The situation in the United States, and Other Currencies

Concern about stimulus disagreement spending in the United States contrasts with what is occurring in the European Union.

To narrow their differences and agree on an $864.90 billion (a 750 billion euro) recovery fund, the 27-member bloc did some work over the weekend. Moreover, they worked about a 1.1 trillion-euro 2021-2027 budget to help the continent recover from its deepest recessions since World War Two.

The antipodean currencies took advantage of the United States dollar’s weakness and pushed higher.

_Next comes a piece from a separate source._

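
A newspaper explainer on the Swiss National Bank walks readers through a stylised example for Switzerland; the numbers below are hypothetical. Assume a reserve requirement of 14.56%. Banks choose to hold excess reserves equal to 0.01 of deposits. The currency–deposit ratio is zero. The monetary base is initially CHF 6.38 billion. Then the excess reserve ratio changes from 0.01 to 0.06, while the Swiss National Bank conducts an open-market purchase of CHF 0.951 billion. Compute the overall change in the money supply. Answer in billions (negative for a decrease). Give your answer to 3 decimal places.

Before: m₁ = 1 / (0.1456 + 0.01) ≈ 6.42674, MB₁ = 6.38, so M₁ = 6.42674 × 6.38 ≈ 41.0026 billion.
After: m₂ = 1 / (0.1456 + 0.06) ≈ 4.86381, MB₂ = 6.38 + 0.951 = 7.331, so M₂ = 4.86381 × 7.331 ≈ 35.6566 billion.
ΔM = M₂ − M₁ = 35.6566 − 41.0026 = -5.346 billion.

-5.346 billion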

Closing in on the highest since April last year, the Australian dollar rose to $0.7138.

Approaching the highest since January this year ($1 = 0.8672 euros), the New Zealand dollar edged up to $0.6648.

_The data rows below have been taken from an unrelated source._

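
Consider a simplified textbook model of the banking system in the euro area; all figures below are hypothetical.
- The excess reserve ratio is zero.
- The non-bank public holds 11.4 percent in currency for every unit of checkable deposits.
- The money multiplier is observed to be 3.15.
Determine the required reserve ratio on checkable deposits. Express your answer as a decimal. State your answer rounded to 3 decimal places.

Using m = 3.15. Since m = (1 + c)/(c + rr + e), the denominator satisfies c + rr + e = (1 + c)/m = (1 + 0.114) / 3.15 ≈ 0.353651.
With c = 0.114 and e = 0, the required reserve ratio on checkable deposits is 0.353651 − 0.114 − 0 = 0.239651.

0.240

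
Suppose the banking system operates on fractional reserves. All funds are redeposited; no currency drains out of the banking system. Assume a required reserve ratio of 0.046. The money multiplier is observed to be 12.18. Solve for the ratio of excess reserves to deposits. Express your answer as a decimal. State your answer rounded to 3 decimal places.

0.036

Using m = 12.18. Since m = (1 + c)/(c + rr + e), the denominator satisfies c + rr + e = (1 + c)/m = (1 + 0) / 12.18 ≈ 0.082102.
With c = 0 and rr = 0.046, the ratio of excess reserves to deposits is 0.082102 − 0 − 0.046 = 0.036102.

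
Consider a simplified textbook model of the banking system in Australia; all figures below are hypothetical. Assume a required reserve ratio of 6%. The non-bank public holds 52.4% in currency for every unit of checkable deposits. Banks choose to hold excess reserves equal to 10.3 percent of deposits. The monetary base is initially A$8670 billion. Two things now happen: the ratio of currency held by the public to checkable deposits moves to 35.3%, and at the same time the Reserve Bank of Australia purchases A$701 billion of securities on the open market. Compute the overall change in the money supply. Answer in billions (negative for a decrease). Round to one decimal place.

A$5338.6 billion

Before: m₁ = (1 + 0.524) / (0.06 + 0.103 + 0.524) ≈ 2.218341, MB₁ = 8670, so M₁ = 2.218341 × 8670 ≈ 19233.0165 billion.
After: m₂ = (1 + 0.353) / (0.06 + 0.103 + 0.353) ≈ 2.622093, MB₂ = 8670 + 701 = 9371, so M₂ = 2.622093 × 9371 ≈ 24571.6335 billion.
ΔM = M₂ − M₁ = 24571.6335 − 19233.0165 = 5338.617 billion.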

Two months ago, the Democratic-run House of Representatives passed a $3 trillion relief bill that the Republican-majority Senate has ignored. Nancy Pelosi is House Speaker. She said that the $1 trillion packages that the Republicans are considering are not sufficient.

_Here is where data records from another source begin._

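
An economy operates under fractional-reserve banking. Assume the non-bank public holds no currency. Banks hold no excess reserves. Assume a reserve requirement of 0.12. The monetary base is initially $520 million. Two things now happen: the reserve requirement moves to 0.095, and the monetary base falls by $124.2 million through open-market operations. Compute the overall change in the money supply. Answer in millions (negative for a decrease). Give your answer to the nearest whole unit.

-167 million

Before: m₁ = 1 / (0.12) ≈ 8.3333, MB₁ = 520, so M₁ = 8.3333 × 520 = 4333.316 million.
After: m₂ = 1 / (0.095) ≈ 10.5263, MB₂ = 520 − 124.2 = 395.8, so M₂ = 10.5263 × 395.8 ≈ 4166.3095 million.
ΔM = M₂ − M₁ = 4166.3095 − 4333.316 = -167.0065 million.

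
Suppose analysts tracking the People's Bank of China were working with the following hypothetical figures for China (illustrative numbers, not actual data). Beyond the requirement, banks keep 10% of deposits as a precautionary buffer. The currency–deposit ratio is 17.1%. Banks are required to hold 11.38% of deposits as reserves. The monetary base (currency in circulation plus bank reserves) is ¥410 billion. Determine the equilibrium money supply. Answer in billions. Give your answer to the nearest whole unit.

¥1248 billion

The money multiplier is m = (1 + c) / (rr + e + c) = (1 + 0.171) / (0.1138 + 0.1 + 0.171) ≈ 3.0431.
So M = m × MB = 3.0431 × 410 = 1247.671 billion.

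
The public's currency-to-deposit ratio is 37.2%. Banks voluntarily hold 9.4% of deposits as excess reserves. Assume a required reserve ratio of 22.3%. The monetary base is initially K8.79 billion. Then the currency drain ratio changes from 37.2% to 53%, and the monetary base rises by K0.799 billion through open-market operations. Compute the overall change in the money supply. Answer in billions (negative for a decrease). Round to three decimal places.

-0.182 billion

Before: m₁ = (1 + 0.372) / (0.223 + 0.094 + 0.372) ≈ 1.99129, MB₁ = 8.79, so M₁ = 1.99129 × 8.79 ≈ 17.5034 billion.
After: m₂ = (1 + 0.53) / (0.223 + 0.094 + 0.53) ≈ 1.80638, MB₂ = 8.79 + 0.799 = 9.589, so M₂ = 1.80638 × 9.589 ≈ 17.3214 billion.
ΔM = M₂ − M₁ = 17.3214 − 17.5034 = -0.182 billion.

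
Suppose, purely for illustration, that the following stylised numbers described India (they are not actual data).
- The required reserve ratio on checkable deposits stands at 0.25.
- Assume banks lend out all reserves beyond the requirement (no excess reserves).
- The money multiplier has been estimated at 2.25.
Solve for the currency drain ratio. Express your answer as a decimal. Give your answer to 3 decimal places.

0.350

Using m = 2.25. From m = (1 + c)/(c + rr + e), rearranging gives 1 + c = m·(c + rr + e), so c·(1 − m) = m·(rr + e) − 1.
Hence c = [m·(rr + e) − 1]/(1 − m) = [2.25 × (0.25 + 0) − 1] / (1 − 2.25) = 0.350000.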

The United States Dollar and Other Currencies

Thus, there is concern that Republicans are Democrats struggle to reach consensus on the next round of the United States economic stimulus measures. Therefore, this undermined the United States dollar. So, against most currencies, the dollar nursed some losses.

European leaders agreed on a stimulus plan to fuel recovery from the economic drag caused by the COVID-19 pandemic. On Wednesday, the euro traded near its most energetic level in more than a year.

Risk appetite has improved dramatically this week. Moreover, there was development of progress concerning the vaccine for the novel coronavirus. Thus, this reduced the United States dollar’s safe-haven appeal.

Furthermore, investors forecast a massive amount of fiscal spending in order to support growth in major economies. Nevertheless, it could quickly disappoint investors if any stimulus falls short of expectations.

Shane Oliver is the chief economist at AMP Capital Investors in Sydney. He also works there as the Head of Investment Strategy. He said that you could say that the United States dollar is weaker because of a risk-on move.